PayPal soll Bericht zufolge bald Kryptowährungen integrieren

PayPal mit mehr als 300 Millionen Nutzern will offenbar schon in naher Zukunft den An- und Verkauf von Kryptowährungen in seine Dienste einbinden. Davon erhoffe man sich bei PayPal und dem Tochterunternehmen Venmo neue Einnahmequellen, heißt es in einem US-Medienbericht.

In der Diskussion um das Potenzial von Bitcoin und Co. spielt die Frage nach der Akzeptanz in der Gesellschaft eine wichtige Rolle. In Deutschland etwa sind Umfragen  zufolge weiterhin lediglich 20 Prozent der Bevölkerung Kryptowährungen gegenüber positiv eingestellt. Doch viele Fachleute sind davon überzeugt, dass Kryptowährungen schnell bei jedermann ankommen werden, wenn sie den Schritt in bereits genutzte Online-Dienste schaffen. Der Zahlungsdienstleister PayPal vermeldet hierzulande gut 25 Millionen Nutzer und weltweit mehr als 300 Millionen. Deshalb ist es spannend, wenn stimmt, was aus den USA unter Berufung auf Insider gemeldet wird. PayPal will demnach offensiv in das Thema Kryptowährungen einsteigen und den An- und Verkauf von Bitcoin und diversen Altcoins nativ in seine Dienste integrieren.

Krypto bei PayPal – wie könnte das in der Praxis aussehen?

Schon jetzt ist PayPal mit einigen Kryptobörsen wie Coinbase und Bitstamp geschäftlich verbunden, dient dort aber externer Dienstleister, der Ein- und Auszahlungen in Fiat ermöglicht.

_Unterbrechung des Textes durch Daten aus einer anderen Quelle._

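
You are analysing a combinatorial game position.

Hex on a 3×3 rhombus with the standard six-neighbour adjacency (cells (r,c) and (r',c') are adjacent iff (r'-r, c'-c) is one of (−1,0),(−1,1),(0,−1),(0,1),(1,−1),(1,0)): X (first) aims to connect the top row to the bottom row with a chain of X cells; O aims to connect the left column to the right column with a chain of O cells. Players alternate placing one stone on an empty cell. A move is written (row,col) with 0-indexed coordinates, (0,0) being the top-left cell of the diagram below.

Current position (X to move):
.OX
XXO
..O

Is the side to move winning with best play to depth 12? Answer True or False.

[.OX/XXO/..O] X move#1: (0,0):+1/XOX/XXO/..O*, (2,0):+1/.OX/XXO/X.O, (2,1):+1/.OX/XXO/.XO
[XOX/XXO/..O] O move#2: (2,0):-1/XOX/XXO/O.O*, (2,1):-1/XOX/XXO/.OO
[XOX/XXO/O.O] X move#3: (2,1):+1/XOX/XXO/OXO*
[XOX/XXO/OXO] end (terminal -1, O#4); searched .OX/XXO/..O to 12

X winning at [.OX/XXO/..O]: True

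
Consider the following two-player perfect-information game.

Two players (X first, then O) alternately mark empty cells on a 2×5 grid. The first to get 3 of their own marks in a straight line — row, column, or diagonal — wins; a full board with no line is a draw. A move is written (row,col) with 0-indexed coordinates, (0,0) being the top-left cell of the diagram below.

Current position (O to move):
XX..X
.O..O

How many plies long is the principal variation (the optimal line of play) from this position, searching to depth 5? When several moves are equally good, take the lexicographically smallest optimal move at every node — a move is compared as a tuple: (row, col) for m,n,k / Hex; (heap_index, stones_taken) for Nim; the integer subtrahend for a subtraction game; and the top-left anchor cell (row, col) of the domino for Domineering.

p1 O@[XX..X/.O..O]: (0,2)[XXO.X/.O..O]+0* (0,3)[XX.OX/.O..O]-1 (1,0)[XX..X/OO..O]-1 (1,2)[XX..X/.OO.O]-1 (1,3)[XX..X/.O.OO]-1
p2 X@[XXO.X/.O..O]: (0,3)[XXOXX/.O..O]-1 (1,0)[XXO.X/XO..O]+0* (1,2)[XXO.X/.OX.O]+0 (1,3)[XXO.X/.O.XO]+0
p3 O@[XXO.X/XO..O]: (0,3)[XXOOX/XO..O]+0* (1,2)[XXO.X/XOO.O]+0 (1,3)[XXO.X/XO.OO]+0
p4 X@[XXOOX/XO..O]: (1,2)[XXOOX/XOX.O]+0* (1,3)[XXOOX/XO.XO]+0
p5 O@[XXOOX/XOX.O]: (1,3)[XXOOX/XOXOO]+0*
p6 X@[XXOOX/XOXOO] terminal +0; root [XX..X/.O..O] d5

PV length from [XX..X/.O..O]: 5 plies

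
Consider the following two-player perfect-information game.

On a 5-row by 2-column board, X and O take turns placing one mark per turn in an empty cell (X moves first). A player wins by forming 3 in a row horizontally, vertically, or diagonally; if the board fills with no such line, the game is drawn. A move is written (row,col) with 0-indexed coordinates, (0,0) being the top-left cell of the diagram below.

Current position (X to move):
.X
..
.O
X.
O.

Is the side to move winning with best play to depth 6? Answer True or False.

X winning at [.X/../.O/X./O.]: False

p1 X@[.X/../.O/X./O.]: (0,0)[XX/../.O/X./O.]-1 (1,0)[.X/X./.O/X./O.]+0* (1,1)[.X/.X/.O/X./O.]+0 (2,0)[.X/../XO/X./O.]+0 (3,1)[.X/../.O/XX/O.]+0 (4,1)[.X/../.O/X./OX]+0
p2 O@[.X/X./.O/X./O.]: (0,0)[OX/X./.O/X./O.]-1 (1,1)[.X/XO/.O/X./O.]-1 (2,0)[.X/X./OO/X./O.]+0* (3,1)[.X/X./.O/XO/O.]-1 (4,1)[.X/X./.O/X./OO]-1
p3 X@[.X/X./OO/X./O.]: (0,0)[XX/X./OO/X./O.]-1 (1,1)[.X/XX/OO/X./O.]+0* (3,1)[.X/X./OO/XX/O.]+0 (4,1)[.X/X./OO/X./OX]+0
p4 O@[.X/XX/OO/X./O.]: (0,0)[OX/XX/OO/X./O.]+0* (3,1)[.X/XX/OO/XO/O.]+0 (4,1)[.X/XX/OO/X./OO]+0
p5 X@[OX/XX/OO/X./O.]: (3,1)[OX/XX/OO/XX/O.]+0* (4,1)[OX/XX/OO/X./OX]+0
p6 O@[OX/XX/OO/XX/O.]: (4,1)[OX/XX/OO/XX/OO]+0*
p7 X@[OX/XX/OO/XX/OO] terminal +0; root [.X/../.O/X./O.] d6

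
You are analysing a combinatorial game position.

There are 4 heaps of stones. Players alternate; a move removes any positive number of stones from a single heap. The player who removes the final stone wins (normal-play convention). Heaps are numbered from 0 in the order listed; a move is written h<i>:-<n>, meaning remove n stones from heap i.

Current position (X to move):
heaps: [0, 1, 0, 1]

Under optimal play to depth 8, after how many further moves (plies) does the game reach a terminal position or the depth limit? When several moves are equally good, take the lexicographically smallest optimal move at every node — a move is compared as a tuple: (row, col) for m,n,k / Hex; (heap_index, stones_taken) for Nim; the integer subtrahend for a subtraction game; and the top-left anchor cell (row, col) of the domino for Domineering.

ply 1, X at (0,1,0,1) | h1:-1=-1→(0,0,0,1)*; h3:-1=-1→(0,1,0,0)
ply 2, O at (0,0,0,1) | h3:-1=+1→(0,0,0,0)*
ply 3: (0,0,0,0) is terminal -1 (X); from (0,1,0,1) depth 8

PV length from [(0,1,0,1)]: 2 plies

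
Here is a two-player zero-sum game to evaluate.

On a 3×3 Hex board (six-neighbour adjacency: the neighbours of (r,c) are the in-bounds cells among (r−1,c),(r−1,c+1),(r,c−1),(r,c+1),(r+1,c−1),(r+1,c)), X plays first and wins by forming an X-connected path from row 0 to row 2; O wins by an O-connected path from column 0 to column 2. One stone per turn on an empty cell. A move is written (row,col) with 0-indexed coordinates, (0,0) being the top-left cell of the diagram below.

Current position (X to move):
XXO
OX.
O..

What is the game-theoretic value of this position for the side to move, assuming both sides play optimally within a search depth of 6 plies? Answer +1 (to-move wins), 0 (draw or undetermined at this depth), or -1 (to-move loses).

value(XXO/OX./O.., X) = +1

ply 1, X at XXO/OX./O.. | (1,2)=+1→XXO/OXX/O..*; (2,1)=+1→XXO/OX./OX.; (2,2)=+1→XXO/OX./O.X
ply 2, O at XXO/OXX/O.. | (2,1)=-1→XXO/OXX/OO.*; (2,2)=-1→XXO/OXX/O.O
ply 3, X at XXO/OXX/OO. | (2,2)=+1→XXO/OXX/OOX*
ply 4: XXO/OXX/OOX is terminal -1 (O); from XXO/OX./O.. depth 6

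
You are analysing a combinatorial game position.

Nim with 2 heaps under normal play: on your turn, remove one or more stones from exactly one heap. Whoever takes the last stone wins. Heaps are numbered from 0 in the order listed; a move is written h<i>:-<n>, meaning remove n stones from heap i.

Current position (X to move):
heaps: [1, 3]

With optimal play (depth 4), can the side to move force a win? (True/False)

X winning at [(1,3)]: True

ply 1, X at (1,3) | h0:-1=-1→(0,3); h1:-1=-1→(1,2); h1:-2=+1→(1,1)*; h1:-3=-1→(1,0)
ply 2, O at (1,1) | h0:-1=-1→(0,1)*; h1:-1=-1→(1,0)
ply 3, X at (0,1) | h1:-1=+1→(0,0)*
ply 4: (0,0) is terminal -1 (O); from (1,3) depth 4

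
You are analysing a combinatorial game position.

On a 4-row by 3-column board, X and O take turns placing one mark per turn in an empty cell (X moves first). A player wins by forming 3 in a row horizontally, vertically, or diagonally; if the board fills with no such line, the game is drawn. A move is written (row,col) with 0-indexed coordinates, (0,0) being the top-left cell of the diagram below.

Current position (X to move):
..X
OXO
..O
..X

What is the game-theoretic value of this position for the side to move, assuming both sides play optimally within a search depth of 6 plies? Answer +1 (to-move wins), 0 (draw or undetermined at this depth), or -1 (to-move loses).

ply 1, X at ..X/OXO/..O/..X | (0,0)=+1→X.X/OXO/..O/..X*; (0,1)=+1→.XX/OXO/..O/..X; (2,0)=+1→..X/OXO/X.O/..X; (2,1)=+1→..X/OXO/.XO/..X; (3,0)=+1→..X/OXO/..O/X.X; (3,1)=+1→..X/OXO/..O/.XX
ply 2, O at X.X/OXO/..O/..X | (0,1)=-1→XOX/OXO/..O/..X*; (2,0)=-1→X.X/OXO/O.O/..X; (2,1)=-1→X.X/OXO/.OO/..X; (3,0)=-1→X.X/OXO/..O/O.X; (3,1)=-1→X.X/OXO/..O/.OX
ply 3, X at XOX/OXO/..O/..X | (2,0)=+1→XOX/OXO/X.O/..X*; (2,1)=+1→XOX/OXO/.XO/..X; (3,0)=+1→XOX/OXO/..O/X.X; (3,1)=+1→XOX/OXO/..O/.XX
ply 4: XOX/OXO/X.O/..X is terminal -1 (O); from ..X/OXO/..O/..X depth 6

value(..X/OXO/..O/..X, X) = +1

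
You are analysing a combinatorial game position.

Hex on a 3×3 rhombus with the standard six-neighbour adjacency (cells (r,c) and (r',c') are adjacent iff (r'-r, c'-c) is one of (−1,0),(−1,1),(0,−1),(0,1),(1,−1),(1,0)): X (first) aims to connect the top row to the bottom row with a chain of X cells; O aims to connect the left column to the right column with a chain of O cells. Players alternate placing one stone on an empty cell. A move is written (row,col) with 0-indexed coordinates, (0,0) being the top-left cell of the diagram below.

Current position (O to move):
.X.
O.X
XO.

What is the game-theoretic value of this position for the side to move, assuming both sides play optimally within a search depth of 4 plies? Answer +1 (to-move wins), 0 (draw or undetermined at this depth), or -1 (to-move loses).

value(.X./O.X/XO., O) = +1

[.X./O.X/XO.] O move#1: (0,0):-1/OX./O.X/XO., (0,2):-1/.XO/O.X/XO., (1,1):+1/.X./OOX/XO.*, (2,2):-1/.X./O.X/XOO
[.X./OOX/XO.] X move#2: (0,0):-1/XX./OOX/XO.*, (0,2):-1/.XX/OOX/XO., (2,2):-1/.X./OOX/XOX
[XX./OOX/XO.] O move#3: (0,2):+1/XXO/OOX/XO.*, (2,2):+1/XX./OOX/XOO
[XXO/OOX/XO.] end (terminal -1, X#4); searched .X./O.X/XO. to 4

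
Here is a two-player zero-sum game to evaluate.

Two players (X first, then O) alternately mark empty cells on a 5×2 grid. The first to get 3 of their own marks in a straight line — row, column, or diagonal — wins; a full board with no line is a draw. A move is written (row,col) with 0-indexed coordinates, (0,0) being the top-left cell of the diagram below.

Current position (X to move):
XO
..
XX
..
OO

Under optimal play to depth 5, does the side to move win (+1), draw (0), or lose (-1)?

[XO/../XX/../OO] X move#1: (1,0):+1/XO/X./XX/../OO*, (1,1):+1/XO/.X/XX/../OO, (3,0):+0/XO/../XX/X./OO, (3,1):+1/XO/../XX/.X/OO
[XO/X./XX/../OO] end (terminal -1, O#2); searched XO/../XX/../OO to 5

value(XO/../XX/../OO, X) = +1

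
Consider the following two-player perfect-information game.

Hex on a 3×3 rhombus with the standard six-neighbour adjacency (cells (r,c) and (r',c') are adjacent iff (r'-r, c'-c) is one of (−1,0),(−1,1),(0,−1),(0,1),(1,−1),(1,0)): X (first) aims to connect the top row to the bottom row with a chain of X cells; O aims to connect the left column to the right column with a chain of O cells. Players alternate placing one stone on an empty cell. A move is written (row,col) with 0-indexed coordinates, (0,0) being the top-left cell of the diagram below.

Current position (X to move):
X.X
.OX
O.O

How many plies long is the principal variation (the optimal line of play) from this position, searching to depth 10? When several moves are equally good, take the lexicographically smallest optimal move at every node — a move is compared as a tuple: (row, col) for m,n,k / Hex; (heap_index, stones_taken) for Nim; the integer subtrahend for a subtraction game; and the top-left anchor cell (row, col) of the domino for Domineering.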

Was PayPal nun plant, dürfte in weiten Teilen dem Konzept folgen, was sich etwa bei Revolut schon nun erleben lässt. Mit einem Nutzer-Konto bei Revolut lassen sich dort auch Bitcoin und einige führende Altcoins an- und verkaufen. Dafür werden zwar happige Gebühren aufgerufen. Doch die Kunden müssen sich nicht Kryptobörsen beschäftigen, sondern können ihre Krypto-Guthaben jederzeit auch wieder in Fiat tauschen. Auch andere innovative FinTech-Unternehmen wie Cash App und Robinhood melden Millionenumsätze mit ihren Krypton-Angeboten.

PayPal wird es also radikal vereinfachen wollen, an Bitcoin und Co. zu kommen. Dazu werden im Hintergrund Kooperationen mit Kryptobörsen vorbereitet, damit genügend Liquidität für die große Kundenbasis zur Verfügung steht. Wer dann künftig beispielsweise BTC bei PayPal kauft, bekommt also „echte“ Bitcoin. Damit diese bei PayPal sicher aufbewahrt werden können, ist den Hinweisgebern zufolge eine PayPal Wallet für Krypto in Vorbereitung. Soweit bislang bekannt, soll sich der Dienst auf An- und Verkauf von Kryptowährungen beschränken und noch nicht darauf zielen, auch Krypto direkt als Zahlungsmittel einzusetzen oder Zahlungen in Krypto entgegenzunehmen. Technisch gesehen wäre dies mit einer PayPal Wallet allerdings nicht besonders schwierig zu realisieren und könnte also folgen. Neben PayPal als Flaggschiff soll auch bei der Tochter Venmo (bisher nur in den USA aktiv) der Handel mit Krypto kommen.

PayPal: Von Facebook Libra abgekehrt – Aktie im Plus

Im Sommer 2019 gehörte PayPal noch zu den Gründungsmitgliedern beim Projekt Facebook Libra, kehrte sich aber schnell wieder davon ab. CEO Dan Schulman ist bekennender Bitcoin-Anleger und sieht in Blockchain-Technologie und Kryptowährungen großes Zukunftspotenzial. Damit PayPal als aktiver Dienstleister für seine Kunden im Handel mit Krypto debütieren kann, muss dort technologische Expertise aufgebaut werden. Stellenausschreibungen belegen, dass dies bereits passiert ist. Eine Bestätigung von PayPal zum baldigen Start von Krypto-Angeboten gibt es bisher ebenso wenig wie ein Dementi. Die PayPal Aktie unterdessen bewegt sich kontinuierlich im Plus und könnte weiteren Schub bekommen, wenn dort durch neue Angebote neue Einnahmen in Form von Gebühren winken.